Pay Equity and Discrimination
Women are almost half of the workforce. They are the sole or co-breadwinner in half of American families with children. They receive more college and graduate degrees than men. Yet, on average, women continue to earn considerably less than men. In 2018, female full-time, year-round workers made only 82 cents for every dollar earned by men, a gender wage gap of 18 percent. This commonly cited statistic may be understating the extent of pay inequality; an IWPR analysis of women’s and men’s earnings over 15 years found that women made just half (49 percent) of what men earned.
Women, on average, earn less than men in nearly every single occupation for which there is sufficient earnings data for both men and women to calculate an earnings ratio. In middle-skill occupations, workers in jobs mainly done by women earn only 66 percent of workers in jobs mainly done by men. IWPR’s report on sex and race discrimination in the workplace shows that outright discrimination in pay, hiring, or promotions continues to be a significant feature of working life.
IWPR tracks the gender wage gap over time in a series of fact sheets updated twice per year. According to our research, if change continues at the same slow pace as it has done for the past fifty years, it will take 40 years—or until 2059—for women to finally reach pay parity. For women of color, the rate of change is even slower:
Hispanic women will have to wait until 2224 and Black women will wait until 2130 for equal pay.
IWPR’s Status of Women in the States project tracks the gender wage gap across states, by race/ethnicity and by age.
Reasons for the gender wage gap are multi-faceted. IWPR’s research shows that, irrespective of the level of qualification, jobs predominantly done by women pay less on average than jobs predominantly done by men. Women have made tremendous strides during the last few decades by moving into jobs and occupations previously done almost exclusively by men, yet during the last two decades there has been very little further progress in the gender integration of work. In some industries and occupations, like construction, there has been no progress in forty years. This persistent occupational segregation is a primary contributor to the lack of significant progress in closing the wage gap.

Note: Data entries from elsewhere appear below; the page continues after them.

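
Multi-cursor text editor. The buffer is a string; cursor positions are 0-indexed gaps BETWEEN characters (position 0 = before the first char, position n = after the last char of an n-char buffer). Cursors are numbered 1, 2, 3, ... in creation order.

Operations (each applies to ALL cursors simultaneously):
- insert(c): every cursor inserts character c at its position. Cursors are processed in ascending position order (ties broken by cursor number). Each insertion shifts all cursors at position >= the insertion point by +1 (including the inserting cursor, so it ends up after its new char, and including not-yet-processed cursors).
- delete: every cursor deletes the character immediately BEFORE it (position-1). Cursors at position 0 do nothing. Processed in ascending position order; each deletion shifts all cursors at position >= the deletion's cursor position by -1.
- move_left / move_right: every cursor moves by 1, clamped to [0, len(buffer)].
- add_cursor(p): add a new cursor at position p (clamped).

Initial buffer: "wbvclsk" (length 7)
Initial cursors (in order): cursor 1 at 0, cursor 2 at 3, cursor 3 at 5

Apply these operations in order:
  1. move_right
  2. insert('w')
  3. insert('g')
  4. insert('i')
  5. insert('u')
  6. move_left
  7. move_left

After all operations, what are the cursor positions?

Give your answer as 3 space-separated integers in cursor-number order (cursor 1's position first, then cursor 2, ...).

Answer: 3 10 16

Derivation:
After op 1 (move_right): buffer="wbvclsk" (len 7), cursors c1@1 c2@4 c3@6, authorship .......
After op 2 (insert('w')): buffer="wwbvcwlswk" (len 10), cursors c1@2 c2@6 c3@9, authorship .1...2..3.
After op 3 (insert('g')): buffer="wwgbvcwglswgk" (len 13), cursors c1@3 c2@8 c3@12, authorship .11...22..33.
After op 4 (insert('i')): buffer="wwgibvcwgilswgik" (len 16), cursors c1@4 c2@10 c3@15, authorship .111...222..333.
After op 5 (insert('u')): buffer="wwgiubvcwgiulswgiuk" (len 19), cursors c1@5 c2@12 c3@18, authorship .1111...2222..3333.
After op 6 (move_left): buffer="wwgiubvcwgiulswgiuk" (len 19), cursors c1@4 c2@11 c3@17, authorship .1111...2222..3333.
After op 7 (move_left): buffer="wwgiubvcwgiulswgiuk" (len 19), cursors c1@3 c2@10 c3@16, authorship .1111...2222..3333.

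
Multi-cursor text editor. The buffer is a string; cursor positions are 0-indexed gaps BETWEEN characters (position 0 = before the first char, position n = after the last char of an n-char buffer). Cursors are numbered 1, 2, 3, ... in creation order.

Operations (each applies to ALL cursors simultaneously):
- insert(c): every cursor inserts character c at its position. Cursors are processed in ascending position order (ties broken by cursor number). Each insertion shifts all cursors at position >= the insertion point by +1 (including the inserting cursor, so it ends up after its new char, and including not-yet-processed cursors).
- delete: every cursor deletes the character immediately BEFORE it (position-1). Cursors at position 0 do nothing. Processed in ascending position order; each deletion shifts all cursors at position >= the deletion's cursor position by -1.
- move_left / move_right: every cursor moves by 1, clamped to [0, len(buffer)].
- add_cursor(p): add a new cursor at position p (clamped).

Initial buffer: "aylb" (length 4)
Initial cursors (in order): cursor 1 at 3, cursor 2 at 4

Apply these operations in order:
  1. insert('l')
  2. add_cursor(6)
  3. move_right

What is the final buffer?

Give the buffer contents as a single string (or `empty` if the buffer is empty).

After op 1 (insert('l')): buffer="ayllbl" (len 6), cursors c1@4 c2@6, authorship ...1.2
After op 2 (add_cursor(6)): buffer="ayllbl" (len 6), cursors c1@4 c2@6 c3@6, authorship ...1.2
After op 3 (move_right): buffer="ayllbl" (len 6), cursors c1@5 c2@6 c3@6, authorship ...1.2

Answer: ayllbl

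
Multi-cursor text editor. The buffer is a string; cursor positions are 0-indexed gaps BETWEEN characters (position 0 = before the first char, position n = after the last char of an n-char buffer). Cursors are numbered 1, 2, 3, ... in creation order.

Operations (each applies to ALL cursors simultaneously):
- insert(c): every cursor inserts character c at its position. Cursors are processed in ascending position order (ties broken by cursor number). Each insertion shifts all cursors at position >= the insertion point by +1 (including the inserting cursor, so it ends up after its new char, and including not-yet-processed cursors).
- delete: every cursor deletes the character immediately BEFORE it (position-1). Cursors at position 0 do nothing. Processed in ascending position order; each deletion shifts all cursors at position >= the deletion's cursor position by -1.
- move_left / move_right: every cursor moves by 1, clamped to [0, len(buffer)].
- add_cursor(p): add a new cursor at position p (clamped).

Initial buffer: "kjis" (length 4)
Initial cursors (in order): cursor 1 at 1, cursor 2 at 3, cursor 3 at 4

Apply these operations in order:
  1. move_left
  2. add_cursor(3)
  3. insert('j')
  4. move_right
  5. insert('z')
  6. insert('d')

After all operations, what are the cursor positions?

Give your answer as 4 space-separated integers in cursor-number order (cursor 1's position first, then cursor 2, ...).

After op 1 (move_left): buffer="kjis" (len 4), cursors c1@0 c2@2 c3@3, authorship ....
After op 2 (add_cursor(3)): buffer="kjis" (len 4), cursors c1@0 c2@2 c3@3 c4@3, authorship ....
After op 3 (insert('j')): buffer="jkjjijjs" (len 8), cursors c1@1 c2@4 c3@7 c4@7, authorship 1..2.34.
After op 4 (move_right): buffer="jkjjijjs" (len 8), cursors c1@2 c2@5 c3@8 c4@8, authorship 1..2.34.
After op 5 (insert('z')): buffer="jkzjjizjjszz" (len 12), cursors c1@3 c2@7 c3@12 c4@12, authorship 1.1.2.234.34
After op 6 (insert('d')): buffer="jkzdjjizdjjszzdd" (len 16), cursors c1@4 c2@9 c3@16 c4@16, authorship 1.11.2.2234.3434

Answer: 4 9 16 16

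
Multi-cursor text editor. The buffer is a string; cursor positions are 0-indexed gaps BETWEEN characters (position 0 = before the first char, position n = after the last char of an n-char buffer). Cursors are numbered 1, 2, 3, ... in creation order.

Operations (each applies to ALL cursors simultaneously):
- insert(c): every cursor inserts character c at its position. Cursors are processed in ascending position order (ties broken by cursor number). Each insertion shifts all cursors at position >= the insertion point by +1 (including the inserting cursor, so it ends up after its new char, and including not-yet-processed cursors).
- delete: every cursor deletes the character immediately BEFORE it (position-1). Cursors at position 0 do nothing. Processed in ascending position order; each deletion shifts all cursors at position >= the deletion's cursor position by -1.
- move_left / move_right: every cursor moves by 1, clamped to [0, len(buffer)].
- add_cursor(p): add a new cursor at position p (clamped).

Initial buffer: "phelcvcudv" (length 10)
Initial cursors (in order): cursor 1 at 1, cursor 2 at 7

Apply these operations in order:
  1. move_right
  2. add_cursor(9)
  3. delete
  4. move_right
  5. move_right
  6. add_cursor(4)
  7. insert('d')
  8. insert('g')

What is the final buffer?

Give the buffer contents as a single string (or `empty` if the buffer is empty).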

Persistent pay inequality can have far-reaching economic consequences. According to a recent regression analysis of federal data by IWPR, equal pay would cut poverty among working women and their families by more than half and add $513 billion to the national economy.
Since 1987, IWPR’s research on the gender wage gap and occupational segregation has changed the conversation on women’s pay and provided policymakers, journalists, and advocates the data they need to better inform the debate on women’s earnings.